Opportunity often comes disguised in the form of misfortune, or temporary defeat.–Napoleon Hill
Talked to a friend who saw his dream job in a passive Linked In message. He was surprised that a job like this existed and wasn't even looking. (amazing what happens when you are not looking) He applied and got to the finals and could taste it. But was told he did not have a little extra the #1 candidate had. He was deeply disappointed. Over the next few months. he licked his wounds and chalked it up as a lesson of life and was deeply grateful that he found an example of what his next adventure would be. But then time and a positive perspective yield benefits. Low and behold, he gets a call from the recruiter and the "better" candidate quit and my friend was being back if he was still interested! No other candidates will be interviewed so it appears he will get his dream job.

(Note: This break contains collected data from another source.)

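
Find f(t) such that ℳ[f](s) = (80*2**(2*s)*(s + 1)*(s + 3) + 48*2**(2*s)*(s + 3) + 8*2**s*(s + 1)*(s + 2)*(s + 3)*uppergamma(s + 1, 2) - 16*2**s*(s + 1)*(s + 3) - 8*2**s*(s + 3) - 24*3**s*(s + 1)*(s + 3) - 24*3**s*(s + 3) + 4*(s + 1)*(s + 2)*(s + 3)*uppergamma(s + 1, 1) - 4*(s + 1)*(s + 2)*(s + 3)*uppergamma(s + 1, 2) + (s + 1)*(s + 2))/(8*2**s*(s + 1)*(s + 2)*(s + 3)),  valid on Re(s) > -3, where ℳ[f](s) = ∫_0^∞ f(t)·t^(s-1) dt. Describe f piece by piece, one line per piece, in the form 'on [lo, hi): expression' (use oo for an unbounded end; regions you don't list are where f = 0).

on [0, 1/2): t**3
on [1/2, 1): t*exp(-2*t)
on [1, 3/2): t*(t + 1)
on [3/2, 2): t*(t + 3)
on [2, oo): t*exp(-t)

peel off the shared t-power: t**4 on [0, 1/2); t**2*exp(-2*t) on [1/2, 1); t**2*(t + 1) on [1, 3/2); …
back out the shared t-power: t**2 on [0, 1/2); exp(-2*t) on [1/2, 1); t + 1 on [1, 3/2); …
along the cuts 1/2, 1, 3/2, 2, ℳ[f](s) splits into 5 integrals
between 0 and 1/2 the integrand is t**3·t^(s-1)
∫ t*exp(-2*t)·t^(s-1) over [1/2, 1)
∫ over [1, 3/2) of t*(t + 1)·t^(s-1) joins the sum
[3/2, 2) adds the kernel integral of t*(t + 3)
over [2, ∞), the kernel integral of t*exp(-t) enters the sum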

In my travels, I have heard this story over and over again. People who suffer the initial disappointing defeat of a door slammed in their face only to find a new window swings open through persistence and grace.
I truly believe things happen for a reason and if you don't give up on who you are and what you want, new opportunities are revealed. New paths appear. I have learned that there are many paths that can take you where you want to go and to wonderful places you did not know existed.
It's not what happens to us, but the response to what happens to us that hurts us. —Stephen Covey
My career path is a road filled with potholes, detours and surprising off ramps. Not to mention the paths I chose NOT to take. While I'd like to take credit for my trajectory, the truth is I was rarely the top pick for anything. I have learned over time that my persistence and presence kept me in the process and sometimes, through a series of quirks and situations I was hired. I know that my mentors and network played a much bigger role than I ever did.
My hiring at the UCLA Alumni Association only happened after a series of candidates turned the job down. I was the "least qualified" of all of the candidates considered, according to the executive search firm in charge of the placement. My lack of university and alumni relations experience was considered a major deficiency. Once I became interested in this job, I waged a "campaign" to get it. During this time, unbeknownst to me, all of the top candidates fell away. I asked all of my references to advocate for my candidacy. As a result, I was politely asked, "please stop the lobbying". In the end, I believe expressing my serious interest in the position was the difference that got me the job.
Once you get it, what placed you finished in the original race is irrelevant.
Numerous times my hiring, appointment to a board, and selection as a keynote speaker came after the top candidates were considered. I don't have a complex about this! 🙂 I have learned that the tortoise can win the race. That being available, qualified, well-connected, and truly interested in the opportunity has always mattered.
I love the story about how Dick Clark got his big break on the Bandstand television show, when the original host was arrested for drunk driving. While I am sure Clark wanted the job, he was never expecting that his radio career would become a tv career in an unexpected moment. Clearly he was ready!
My fav story involves Paul Marcarelli, the "Can you hear me now?" guy from Verizon. Paul was filming one of his famous commercials at our house and talking to a group of my kids and neighbors. One of the kids blurted out, "How much do you make?" And after an uncomfortable silence, Paul told these mesmerized kids that he was living his dream and makes "millions", but that he was not Verizon's first choice. As Paul tells the story, he was an understudy, who's primary occupation was a waiter. When the first commercial was to be filmed, the lead actor came onto the set heavily made up to conceal his new black eye. Apparently he had a rough nite which ended in a bar fight. The Director fired the actor and summoned Paul in front of the cameras–for the next 9 years. And the rest is history!
What does all this mean?
- Always be ready. Always look like you are ready.
- Every interview is important to build your brand, no matter where you end up.
- Be open and ready for a new and unexpected opportunity.
- Stay in touch with your "dream" employer. Stuff happens.
- Continue building your skills and delivering the goods.
- Keep your netwok engaged with your searches and your dreams
- Never give up on your dreams or yourself.
It is not whether you win, it is whether you get the opportunity. And you get the opportunity if you are consistently ready, willing and able.